The Paleo Case for Judicial Activism
Damon W. Root | May 7, 2008, 11:06am
Following up on Nick Gillespie's Supreme Court
post earlier this morning, I see that our friends over at
LewRockwell.com have run a very interesting piece arguing that "judicial activism is only lamentable when the judges actively ignore the Constitution." From historian Kevin R.C. Gutzman's article:
"Judicial restraint," in and of itself, is not a virtue. The idea of judicial restraint first gained currency in legal academia in the first third of the twentieth century. Then, it was the slogan of such as Felix Frankfurter, an Ivy League law professor and high ACLU mucky-muck who wanted conservative activists to cease imposing their laissez-faire vision on America.
The laissez-faire Supreme Court, in particular, was partly in the right and partly in the wrong. In a series of cases, the Court of the late nineteenth and early twentieth century disallowed wage and labor legislation passed by both state and federal legislatures. The Court was right to do this in regard to the congressional statutes, because, as the justices said, the Tenth Amendment represented the constitutional principle of federalism—that control of those matters had been reserved to the states.
Whole thing here.I'd argue that it's Gutzman who is partly right and partly wrong. As I describe in my
libertarian case for judicial activism, Supreme Court justices such as Stephen J. Field correctly read the Fourteenth Amendment as applying the Bill of Rights (including the Ninth Amendment's guarantee of unenumerated rights) to the states. So the laissez-faire Court was right in
Lochner v. New York (1905), for example, when it
struck down the state's maximum working hours law for bakeshop employees as a violation of liberty of contract, just as it was right to
strike down federal New Deal laws three decades later. In other words, we'd all be better off with an activist Supreme Court that consistently upheld individual rights while strictly limiting state and federal power.
John Thacker | May 7, 2008, 2:00pm | #
Obviously such "positive rights" are at odds with the entire concept of rights as understood at the time of the writing of the Constitution.
And the writers of the 9th Amendment did not envision the incorporation doctrine or the 14th Amendment (see
Barron v. Baltimore), and nor did the writers of the 14th Amendment envision a empowered 9th Amendment.
Look, we have a SCOTUS and unless you're in favor of abolishing it or in electing officials who'll ignore it, then it only makes sense to talk about what the proper logic for its decision making process is, both in terms of the ways that restrict it and the ways that empower it.
Fair enough. And my point is that the Supreme Court should respect the Constitution but also try to restrict itself to things that are in the Constitution. An expansive view of the 9th Amendment sounds nice if you imagine that the Court will use it to protect rights that you think are within the proper purview of the Amendment, but I don't think it really helps in reality. And, like protecting rights like Freedom of Speech, it's easier to get a majority of people to agree to protect a right in abstract, and then to defend that abstract right, then it is to get them to defend that right in every particular issue.

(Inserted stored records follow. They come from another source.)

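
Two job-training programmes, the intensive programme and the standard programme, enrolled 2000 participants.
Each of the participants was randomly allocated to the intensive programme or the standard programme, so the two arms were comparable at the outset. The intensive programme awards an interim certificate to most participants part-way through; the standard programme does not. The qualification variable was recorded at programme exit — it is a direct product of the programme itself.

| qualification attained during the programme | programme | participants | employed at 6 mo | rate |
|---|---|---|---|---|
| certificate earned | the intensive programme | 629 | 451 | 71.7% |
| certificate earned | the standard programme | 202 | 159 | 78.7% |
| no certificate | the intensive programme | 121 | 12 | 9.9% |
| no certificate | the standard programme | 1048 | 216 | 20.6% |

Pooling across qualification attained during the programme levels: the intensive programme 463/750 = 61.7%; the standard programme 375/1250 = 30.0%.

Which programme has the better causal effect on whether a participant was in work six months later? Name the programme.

The qualification attained during the programme-specific comparison favours the standard programme throughout, but the pooled figures favour the intensive programme. The question is whether to condition on qualification attained during the programme.
Stratifying would compare programmes among participants the programmes themselves sorted into qualification attained during the programme groups — a form of selection on an intermediate. The unconditioned pooled rates give the total causal effect.
Pooled: the intensive programme 61.7% vs the standard programme 30.0%; the intensive programme is higher overall.

the intensive programme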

Most people believe in "Rights but.." Rights for me but not for you. Right to free speech in general but maybe not so much something I really disagree with that has all sorts of nasty externalities. Etc. The vast majority of people agree with Free Speech in general, but the vast majority (and a different vast majority each time) agrees with restricting it in all the "hard" cases.
I simply think that it's much easier to get a majority to agree that the Constitution should be read as written, and to accept the occasional loss for "social justice" based on those principles. That's likely to work out better for libertarians IMO than a situation where the idea of finding new universal rights in the 9th Amendment is widely accepted. Obviously, you disagree.
Regarding
stare decisis, a Constitution that does not change absent amendment has positive value, as do laws that do not change. It enables people to plan their business and organize their lives without fear of things being totally upset. I'm not saying
stare decisis above all, but there is some value in it, enough that one can occasionally accept a small wrong continuing if that agreement helps prevent other new wrongs from occurring. (Of course, that sort of agreement can break down.) Knowing that certain rights will not change depending on an election and an individual's interpretation has some sort of value.